Matthew Girgenti, PhD

While recent large-scale genetic association studies have identified numerous risk loci for PTSD and MDD, the mechanisms through which they contribute to disease remain largely unknown. By applying single cell molecular approaches to the affected tissue (in this case, the human brain), we can uncover novel cellular subpopulations that are associated with these disorders. In parallel, cell type-specific molecular studies allow us to characterize the effect of genetic variation on the complex mechanisms that regulate gene expression in those cells relevant to disease.

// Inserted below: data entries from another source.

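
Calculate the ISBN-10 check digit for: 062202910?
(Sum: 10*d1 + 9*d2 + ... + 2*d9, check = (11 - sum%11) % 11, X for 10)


Weighted sum: 133
133 mod 11 = 1

Check digit: X


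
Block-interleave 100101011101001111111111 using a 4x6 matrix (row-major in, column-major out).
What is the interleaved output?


Matrix:
  100101
  011101
  001111
  111111
Read columns: 100101010111111100111111

100101010111111100111111


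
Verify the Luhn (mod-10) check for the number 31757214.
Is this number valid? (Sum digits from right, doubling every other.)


Luhn sum = 30
30 mod 10 = 0

Valid (Luhn sum mod 10 = 0)


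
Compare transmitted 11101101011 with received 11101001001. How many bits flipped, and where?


XOR: 00000100010

2 error(s) at position(s): 5, 9


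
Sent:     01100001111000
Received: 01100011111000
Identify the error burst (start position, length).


XOR: 00000010000000

Burst at position 6, length 1


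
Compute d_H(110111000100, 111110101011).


XOR: 001001101111
Count of 1s: 7

7


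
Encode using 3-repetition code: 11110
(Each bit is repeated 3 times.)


Each bit -> 3 copies

111111111111000


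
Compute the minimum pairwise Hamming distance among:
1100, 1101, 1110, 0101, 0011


Comparing all pairs, minimum distance: 1
Can detect 0 errors, correct 0 errors

1


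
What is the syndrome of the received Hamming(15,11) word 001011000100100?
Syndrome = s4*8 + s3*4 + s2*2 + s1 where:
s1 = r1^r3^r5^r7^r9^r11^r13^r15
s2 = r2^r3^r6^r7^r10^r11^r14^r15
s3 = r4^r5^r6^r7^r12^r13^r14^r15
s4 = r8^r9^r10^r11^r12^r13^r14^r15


s1=1, s2=1, s3=1, s4=0

Syndrome = 7 (error at position 7)


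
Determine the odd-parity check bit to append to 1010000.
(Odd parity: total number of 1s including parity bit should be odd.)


Number of 1s in data: 2
Parity bit: 1

1


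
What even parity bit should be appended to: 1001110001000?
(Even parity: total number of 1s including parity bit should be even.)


Number of 1s in data: 5
Parity bit: 1

1


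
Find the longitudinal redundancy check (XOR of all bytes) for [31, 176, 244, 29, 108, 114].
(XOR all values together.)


XOR chain: 31 ^ 176 ^ 244 ^ 29 ^ 108 ^ 114 = 88

88


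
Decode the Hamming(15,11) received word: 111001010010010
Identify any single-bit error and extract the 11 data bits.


Syndrome = 11: error at position 11

Data: 10100000010 (corrected bit 11)


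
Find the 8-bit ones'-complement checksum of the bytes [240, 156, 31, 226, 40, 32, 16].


Sum = 741 mod 256 = 229
Complement = 26

26


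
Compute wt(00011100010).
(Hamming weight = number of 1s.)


Counting 1s in 00011100010

4


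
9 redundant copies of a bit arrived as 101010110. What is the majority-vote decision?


Ones: 5 out of 9
Threshold: 5

1 (5/9 voted 1)


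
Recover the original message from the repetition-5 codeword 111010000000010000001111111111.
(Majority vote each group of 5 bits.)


Groups: 11101, 00000, 00010, 00000, 11111, 11111
Majority votes: 100011

100011


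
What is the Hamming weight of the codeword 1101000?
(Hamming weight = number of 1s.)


Counting 1s in 1101000

3


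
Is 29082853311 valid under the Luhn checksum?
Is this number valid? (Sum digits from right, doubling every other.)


Luhn sum = 44
44 mod 10 = 4

Invalid (Luhn sum mod 10 = 4)


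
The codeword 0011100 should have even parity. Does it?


Number of 1s: 3

No, parity error (3 ones)


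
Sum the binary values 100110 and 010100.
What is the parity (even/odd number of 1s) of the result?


100110 = 38
010100 = 20
Sum = 58 = 111010
1s count = 4

even parity (4 ones in 111010)


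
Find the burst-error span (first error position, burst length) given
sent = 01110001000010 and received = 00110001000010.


XOR: 01000000000000

Burst at position 1, length 1


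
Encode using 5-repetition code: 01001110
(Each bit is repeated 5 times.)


Each bit -> 5 copies

0000011111000000000011111111111111100000


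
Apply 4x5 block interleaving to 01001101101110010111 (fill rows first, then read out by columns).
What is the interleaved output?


Matrix:
  01001
  10110
  11100
  10111
Read columns: 01111010011101011001

01111010011101011001


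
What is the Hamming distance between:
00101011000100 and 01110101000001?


XOR: 01011110000101
Count of 1s: 7

7


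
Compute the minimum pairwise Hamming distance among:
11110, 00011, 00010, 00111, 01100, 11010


Comparing all pairs, minimum distance: 1
Can detect 0 errors, correct 0 errors

1


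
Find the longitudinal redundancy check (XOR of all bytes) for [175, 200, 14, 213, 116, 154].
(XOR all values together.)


XOR chain: 175 ^ 200 ^ 14 ^ 213 ^ 116 ^ 154 = 82

82


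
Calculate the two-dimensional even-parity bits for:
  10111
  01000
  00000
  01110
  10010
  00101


Row parities: 010100
Column parities: 00110

Row P: 010100, Col P: 00110, Corner: 0


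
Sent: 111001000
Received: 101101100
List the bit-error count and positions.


XOR: 010100100

3 error(s) at position(s): 1, 3, 6


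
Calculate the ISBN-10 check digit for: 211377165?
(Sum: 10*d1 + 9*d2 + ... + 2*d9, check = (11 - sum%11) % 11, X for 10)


Weighted sum: 167
167 mod 11 = 2

Check digit: 9


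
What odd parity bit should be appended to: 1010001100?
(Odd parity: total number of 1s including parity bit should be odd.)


Number of 1s in data: 4
Parity bit: 1

1


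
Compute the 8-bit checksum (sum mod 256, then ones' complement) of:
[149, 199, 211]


Sum = 559 mod 256 = 47
Complement = 208

208


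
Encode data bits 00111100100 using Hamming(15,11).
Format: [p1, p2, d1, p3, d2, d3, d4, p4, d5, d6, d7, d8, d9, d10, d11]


Parity bits: p1=1, p2=1, p3=1, p4=1

110101111100100


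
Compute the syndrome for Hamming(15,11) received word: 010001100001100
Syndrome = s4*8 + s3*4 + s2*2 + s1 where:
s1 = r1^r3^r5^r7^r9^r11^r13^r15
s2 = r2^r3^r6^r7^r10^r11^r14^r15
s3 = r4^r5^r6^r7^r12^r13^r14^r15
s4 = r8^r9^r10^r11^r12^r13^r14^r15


s1=0, s2=1, s3=0, s4=0

Syndrome = 2 (error at position 2)


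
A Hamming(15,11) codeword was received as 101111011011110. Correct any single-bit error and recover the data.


Syndrome = 0: no error detected

Data: 11101011110 (no errors)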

The goal of our research is to identify causal genes and therapeutic targets relevant to stress-related disorders utilizing human brain derived datasets from frozen postmortem tissue across multiple brain regions and diagnostic groups and couple those with hIPSCs and animal models to understand the neurobiological mechanisms involved.

Current projects include:

• Cell type-specific genomic atlas of stress disorders- we are currently profiling 2 molecular modalities (transcriptome and epigenome) in 10 human postmortem brain regions across 3 diagnostic cohorts PTSD, MDD, and normal control donors.

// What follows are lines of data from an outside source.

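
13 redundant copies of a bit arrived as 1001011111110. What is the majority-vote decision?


Ones: 9 out of 13
Threshold: 7

1 (9/13 voted 1)


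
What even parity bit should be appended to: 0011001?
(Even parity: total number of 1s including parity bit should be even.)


Number of 1s in data: 3
Parity bit: 1

1


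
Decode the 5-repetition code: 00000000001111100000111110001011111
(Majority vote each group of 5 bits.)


Groups: 00000, 00000, 11111, 00000, 11111, 00010, 11111
Majority votes: 0010101

0010101


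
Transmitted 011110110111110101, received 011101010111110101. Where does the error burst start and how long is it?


XOR: 000011100000000000

Burst at position 4, length 3


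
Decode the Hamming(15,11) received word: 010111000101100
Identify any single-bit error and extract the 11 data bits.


Syndrome = 14: error at position 14

Data: 01100101110 (corrected bit 14)


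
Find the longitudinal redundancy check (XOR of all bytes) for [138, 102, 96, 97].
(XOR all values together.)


XOR chain: 138 ^ 102 ^ 96 ^ 97 = 237

237


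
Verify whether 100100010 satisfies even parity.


Number of 1s: 3

No, parity error (3 ones)


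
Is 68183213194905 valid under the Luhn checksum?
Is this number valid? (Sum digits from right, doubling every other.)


Luhn sum = 67
67 mod 10 = 7

Invalid (Luhn sum mod 10 = 7)


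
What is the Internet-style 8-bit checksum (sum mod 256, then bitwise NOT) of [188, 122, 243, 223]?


Sum = 776 mod 256 = 8
Complement = 247

247


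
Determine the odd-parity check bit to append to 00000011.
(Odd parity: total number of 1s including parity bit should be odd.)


Number of 1s in data: 2
Parity bit: 1

1


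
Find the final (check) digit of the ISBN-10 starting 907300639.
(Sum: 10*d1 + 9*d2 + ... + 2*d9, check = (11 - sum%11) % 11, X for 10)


Weighted sum: 218
218 mod 11 = 9

Check digit: 2


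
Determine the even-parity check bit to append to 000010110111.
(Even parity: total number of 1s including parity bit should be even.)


Number of 1s in data: 6
Parity bit: 0

0


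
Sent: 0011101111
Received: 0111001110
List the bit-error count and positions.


XOR: 0100100001

3 error(s) at position(s): 1, 4, 9


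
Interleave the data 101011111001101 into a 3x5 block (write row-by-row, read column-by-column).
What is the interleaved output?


Matrix:
  10101
  11110
  01101
Read columns: 110011111010101

110011111010101


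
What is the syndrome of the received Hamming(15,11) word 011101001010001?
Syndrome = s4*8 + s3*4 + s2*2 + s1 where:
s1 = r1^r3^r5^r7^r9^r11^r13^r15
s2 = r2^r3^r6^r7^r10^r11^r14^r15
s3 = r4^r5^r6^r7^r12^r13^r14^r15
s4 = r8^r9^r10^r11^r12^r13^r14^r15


s1=0, s2=1, s3=1, s4=1

Syndrome = 14 (error at position 14)


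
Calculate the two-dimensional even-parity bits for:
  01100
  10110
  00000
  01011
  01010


Row parities: 01010
Column parities: 11011

Row P: 01010, Col P: 11011, Corner: 0


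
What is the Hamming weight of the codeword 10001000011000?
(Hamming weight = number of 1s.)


Counting 1s in 10001000011000

4


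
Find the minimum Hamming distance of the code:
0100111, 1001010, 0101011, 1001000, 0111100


Comparing all pairs, minimum distance: 1
Can detect 0 errors, correct 0 errors

1


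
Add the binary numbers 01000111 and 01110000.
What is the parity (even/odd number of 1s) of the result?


01000111 = 71
01110000 = 112
Sum = 183 = 10110111
1s count = 6

even parity (6 ones in 10110111)


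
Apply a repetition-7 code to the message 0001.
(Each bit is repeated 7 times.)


Each bit -> 7 copies

0000000000000000000001111111


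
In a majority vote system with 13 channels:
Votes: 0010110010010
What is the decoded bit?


Ones: 5 out of 13
Threshold: 7

0 (5/13 voted 1)


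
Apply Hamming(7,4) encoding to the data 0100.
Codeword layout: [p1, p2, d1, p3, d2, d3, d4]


Parity bits: p1=1, p2=0, p3=1

1001100


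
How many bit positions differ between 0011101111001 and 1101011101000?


XOR: 1110110010001
Count of 1s: 7

7


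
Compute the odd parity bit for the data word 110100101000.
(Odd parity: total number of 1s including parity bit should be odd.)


Number of 1s in data: 5
Parity bit: 0

0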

• Functional characterization of PTSD risk variants- here we are expanding upon the rich transcriptomic data generated from our PTSD and MDD postmortem brain tissue by incorporating genome-scale DNA methylation (DNAm) data, alternative splicing, and non-coding RNAs with genetic data to better determine how genetic risk for PTSD and MDD manifests in the human brain.
• iPSC Functional Validation of PTSD causal genes- we are applying hiPSC-based approaches to manipulate the genotype and/or expression levels of a putative causal risk genes identified in large GWAS and postmortem datasets.
• Animal models of traumatic and chronic stress- we are validating our molecular findings using a broad array of mouse models and techniques (viral vectors and genetic mutants) in females and males to characterize the behavioral and molecular mechanisms of stress-related disorders.
• Molecular pathology of suicide- We are identifying cell types, networks, and genes with causal roles in suicide by comparing transcriptomic signatures of PTSD and MDD subjects with or without death by suicide.